A Perth da due settimane, ma in Australia non sono ancora arrivato
Sono in Australia da due settimane ma non sono ancora atterrato. Sono rimasto là dove la terra rossa accennava ad iniziare, rompendo la monotonia azzurra dell’Oceano Indiano.
Sono rimasto là ad osservare le infinite strade rettilinee che si perdevano nell’orizzonte, mentre l’aereo dolcemente guadagnava quote più basse nel bel mezzo del nulla. Poi sparute città, poi sobborghi ordinati, poi i grattacieli della city, e poi l’aeroporto e poi poggio il piede su questa terra che non so per quanto tempo mi ospiterà.
Sono in Australia da due settimane ma sono rintanato in una città costiera, la prima che si trova venendo dai vecchi mondi. Perth è la capitale del Western Australia, la più isolata al mondo, più prossima alle città asiatiche che alla capitale della nazione che la ospita. Non mi sono spostato un granché: sto qua ad osservare, impaurito a tratti, osando un’affacciata sulle spiagge bagnate da quell’Oceano infestato da squali. Non sono realmente qui, l’Australia è l’outback, la natura selvaggia, e io sono in una città come tante.
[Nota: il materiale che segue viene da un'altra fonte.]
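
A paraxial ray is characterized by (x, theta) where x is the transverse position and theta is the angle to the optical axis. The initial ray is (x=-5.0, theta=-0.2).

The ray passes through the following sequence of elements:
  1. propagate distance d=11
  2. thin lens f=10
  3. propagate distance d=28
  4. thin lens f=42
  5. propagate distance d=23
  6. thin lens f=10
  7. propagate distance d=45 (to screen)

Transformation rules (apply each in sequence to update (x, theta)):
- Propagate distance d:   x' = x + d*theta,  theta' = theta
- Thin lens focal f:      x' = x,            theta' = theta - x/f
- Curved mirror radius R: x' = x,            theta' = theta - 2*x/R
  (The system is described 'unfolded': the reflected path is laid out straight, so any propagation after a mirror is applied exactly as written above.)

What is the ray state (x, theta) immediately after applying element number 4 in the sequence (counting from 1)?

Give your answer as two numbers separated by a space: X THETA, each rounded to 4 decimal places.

Initial: x=-5.0000 theta=-0.2000
After 1 (propagate distance d=11): x=-7.2000 theta=-0.2000
After 2 (thin lens f=10): x=-7.2000 theta=0.5200
After 3 (propagate distance d=28): x=7.3600 theta=0.5200
After 4 (thin lens f=42): x=7.3600 theta=181/525 (≈0.3448)
Rounded to 4 decimal places: x = 7.3600, theta = 0.3448

Answer: 7.3600 0.3448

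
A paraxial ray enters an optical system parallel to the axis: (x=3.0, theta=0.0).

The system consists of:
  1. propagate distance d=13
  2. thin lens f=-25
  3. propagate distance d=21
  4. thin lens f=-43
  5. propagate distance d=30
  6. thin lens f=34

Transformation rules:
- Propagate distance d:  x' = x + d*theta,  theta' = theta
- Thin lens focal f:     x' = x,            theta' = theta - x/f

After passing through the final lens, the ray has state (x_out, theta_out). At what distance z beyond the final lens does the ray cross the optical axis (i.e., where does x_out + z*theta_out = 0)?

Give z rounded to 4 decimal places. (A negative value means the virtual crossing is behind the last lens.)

Answer: 97.4303

Derivation:
Initial: x=3.0000 theta=0.0000
After 1 (propagate distance d=13): x=3.0000 theta=0.0000
After 2 (thin lens f=-25): x=3.0000 theta=0.1200
After 3 (propagate distance d=21): x=5.5200 theta=0.1200
After 4 (thin lens f=-43): x=5.5200 theta=267/1075 (≈0.2484)
After 5 (propagate distance d=30): x=13944/1075 (≈12.9712) theta=267/1075 (≈0.2484)
After 6 (thin lens f=34): x=13944/1075 (≈12.9712) theta=-2433/18275 (≈-0.1331)
z_focus = -x_out/theta_out = -(13944/1075)/(-2433/18275) = 79016/811 ≈ 97.4303
Rounded to 4 decimal places: z = 97.4303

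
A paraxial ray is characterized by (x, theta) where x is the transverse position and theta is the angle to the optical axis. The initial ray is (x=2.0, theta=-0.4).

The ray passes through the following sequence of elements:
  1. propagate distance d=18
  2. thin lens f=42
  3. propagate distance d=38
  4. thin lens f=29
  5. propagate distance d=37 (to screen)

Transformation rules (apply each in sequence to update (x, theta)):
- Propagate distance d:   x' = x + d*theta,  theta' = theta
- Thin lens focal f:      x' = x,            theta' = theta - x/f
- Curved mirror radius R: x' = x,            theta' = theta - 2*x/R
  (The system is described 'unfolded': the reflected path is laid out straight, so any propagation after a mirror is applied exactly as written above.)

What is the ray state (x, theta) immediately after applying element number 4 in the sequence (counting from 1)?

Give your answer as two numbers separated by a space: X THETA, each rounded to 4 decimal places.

Initial: x=2.0000 theta=-0.4000
After 1 (propagate distance d=18): x=-5.2000 theta=-0.4000
After 2 (thin lens f=42): x=-5.2000 theta=-29/105 (≈-0.2762)
After 3 (propagate distance d=38): x=-1648/105 (≈-15.6952) theta=-29/105 (≈-0.2762)
After 4 (thin lens f=29): x=-1648/105 (≈-15.6952) theta=269/1015 (≈0.2650)
Rounded to 4 decimal places: x = -15.6952, theta = 0.2650

Answer: -15.6952 0.2650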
In realtà non proprio come tante. Perth cresce ad un ritmo superiore a quello cinese, qualunque cosa questo voglia dire. Scheletri di grattacieli già osservano la città con boria, recintati da palizzate le quali assicurano che, nel frattempo, business as usual. In una città dove i concetti di antico, storia, tradizioni si fermano al XIX secolo non è difficile immaginare la propensione allo sviluppo. I nuovi lavori avranno anche l’effetto di restituire il fiume Swan alla città, permettendo la loro ricongiunzione. I locali non capiscono, dicono che giunti, fiume e città, non lo sono mai stati. Chissà che gli amministratori non si siano riferiti ai tempi remoti in cui i coloni inglesi erano ancora da venire, quando i nativi vivevano effettivamente nella comunione dello spirito della terra e quello dell’acqua.
Terra. Le canzoni degli antenati cantavano e descrivevano la terra, tracciando i percorsi che ogni uomo era tenuto a percorrere. Ben più di una terra promessa: nonostante le infinite distese di questa che rimane un’isola, le leggi di natura dicevano che questa era l’unica possibile, l’unica che era dato a loro comprendere. Ma non ne so molto, leggendo non si impara granché, ci sarebbe da addentrarsi e io sono fermo qui sulla costa, vicino alle acque furenti.
Acqua. I sea gypsies non hanno una patria, sono apolidi del mare. I Bajau Laut vagano per le acque del nord dell’Australia, la loro barca come casa itinerante, porto e insieme scialuppa. Se vengono sulla terraferma è solo per vendere il pesce ingegnosamente pescato, e in fretta: se li fermano rischiano di essere cacciati. Da dove? Anche se non hai nulla c’è sempre un modo per espropriarti, anche se non hai un luogo dove andare è sempre possibile cacciarti via. E loro vagano, intere famiglie su una barca, vivendo a stretto contatto, i più grandi facendo l’amore in silenzio.
Tanto da scoprire ma io non so nulla, capto storie, leggo un po’ ma leggendo non si impara granché, faccio domande e talvolta c’è qualcuno che mi ascolta davvero e che mi risponde. Forse è il caso di affacciarsi su quelle acque, di vagare per quelle strade, di camminare come un equilibrista sul filo della frontiera. Ma non sono ancora arrivato, appena arrivo lo faccio, giuro.